6

I'm using the Vertex AI custom training feature at Google Cloud Platform (GCP) to train the model. But every time I triggered training, it takes 10 minutes until it actually starts training due to provisioning time.

Is there any way to reduce the provisioning time of Vertex AI's custom training jobs. Thanks :)

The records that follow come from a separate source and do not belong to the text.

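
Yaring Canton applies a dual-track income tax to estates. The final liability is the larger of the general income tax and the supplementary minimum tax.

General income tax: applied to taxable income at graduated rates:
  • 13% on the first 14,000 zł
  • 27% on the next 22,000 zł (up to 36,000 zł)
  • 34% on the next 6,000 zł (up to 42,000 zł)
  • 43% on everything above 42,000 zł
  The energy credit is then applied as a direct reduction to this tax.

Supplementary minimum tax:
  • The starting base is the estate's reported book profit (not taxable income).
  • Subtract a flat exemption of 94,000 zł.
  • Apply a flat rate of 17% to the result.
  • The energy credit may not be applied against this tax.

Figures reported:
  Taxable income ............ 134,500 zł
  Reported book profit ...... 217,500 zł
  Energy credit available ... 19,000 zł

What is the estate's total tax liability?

30,575 zł

General income tax:
  14,000 zł × 13% = 1,820 zł
  22,000 zł × 27% = 5,940 zł
  6,000 zł × 34% = 2,040 zł
  92,500 zł × 43% = 39,775 zł
  → 49,575 zł
  Less energy credit 19,000 zł → 30,575 zł

Supplementary minimum tax:
  Base (reported book profit): 217,500 zł
  Less exemption 94,000 zł → base 123,500 zł
  123,500 zł × 17% = 20,995 zł

30,575 zł > 20,995 zł, so the general income tax governs.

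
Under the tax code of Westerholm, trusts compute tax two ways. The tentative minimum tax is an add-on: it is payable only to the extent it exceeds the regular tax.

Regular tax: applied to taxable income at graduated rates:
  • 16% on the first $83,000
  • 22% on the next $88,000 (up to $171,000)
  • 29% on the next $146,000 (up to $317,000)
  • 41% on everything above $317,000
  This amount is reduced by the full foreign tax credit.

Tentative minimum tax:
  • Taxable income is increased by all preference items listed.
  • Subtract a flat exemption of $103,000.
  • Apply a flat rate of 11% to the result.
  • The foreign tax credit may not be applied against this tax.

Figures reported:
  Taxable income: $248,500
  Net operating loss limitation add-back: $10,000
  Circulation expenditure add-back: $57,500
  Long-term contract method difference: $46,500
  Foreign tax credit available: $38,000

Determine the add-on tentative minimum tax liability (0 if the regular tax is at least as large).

$11,430

Regular tax:
  $83,000 × 16% = $13,280
  $88,000 × 22% = $19,360
  $77,500 × 29% = $22,475
  → $55,115
  Less foreign tax credit $38,000 → $17,115

Tentative minimum tax:
  Adjusted income: $248,500 + $10,000 + $57,500 + $46,500 = $362,500
  Less exemption $103,000 → base $259,500
  $259,500 × 11% = $28,545

Excess of tentative minimum tax over regular tax: $28,545 − $17,115 = $11,430.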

  • What are the requirement of your training cluster? GPUs? TPUs? Number of CPUs? And How long take your training job? – guillaume blaquiere May 30 '21 at 16:12
  • I tried to run with GPUs (specifically a2-highgpu-1g machine with A100 x1). The actual training jobs take 40 minutes and 10 minutes for provisioning time. – Junseong Kim Jun 01 '21 at 01:28
  • Without GPU, it takes about 3 minutes to start. I assume with GPU it's longer. I think there is no way to speed up the process. In your case, the warmup take 20% of your training job, which is huge. Did you try to set up the same VM on Compute Engine and to see if the provisioning was quicker? If so, you can start your container at startup (startup script) and perform your training directly on Compute Engine and not en Vertex AI; But it will require more technical/IaaS skills than with Vertex AI. – guillaume blaquiere Jun 01 '21 at 07:07
  • What is your code structure (python code or maybe custom container image)? How you are loading data (Its in the cloud storage, are you storing it with your code)? Are you using any library? – PjoterS Jun 02 '21 at 08:11
  • I used the custom container with a prebuilt PyTorch image. I used the GCS for data loading. The code is contained in the docker image. – Junseong Kim Jun 04 '21 at 06:51
  • Many things might cause this. Depends how much information can you share. Whats the location of the nodes, utulization of GPUs? Which region was used for training and which macihne - [Pre-built containers for custom training](https://cloud.google.com/vertex-ai/docs/training/pre-built-containers) – PjoterS Jun 07 '21 at 09:51
  • @PjoterS I used the us-central1-b location for custom trianing job. Utilization is about to 80%. – Junseong Kim Jun 07 '21 at 13:31
  • 1
    Honestly I doubt that it can be reduced as per [Streamline your ML training workflow with Vertex AI](https://cloud.google.com/blog/topics/developers-practitioners/streamline-your-ml-training-workflow-vertex-ai) - `The training job will automatically provision computing resources, and de-provision those resources when the job is complete. There is no worrying about leaving a high-performance virtual machine configuration running.` However if you want to be 100% sure, you could create Issue for Google team using [Issue Tracker](https://issuetracker.google.com) – PjoterS Jun 09 '21 at 09:21

0 Answers0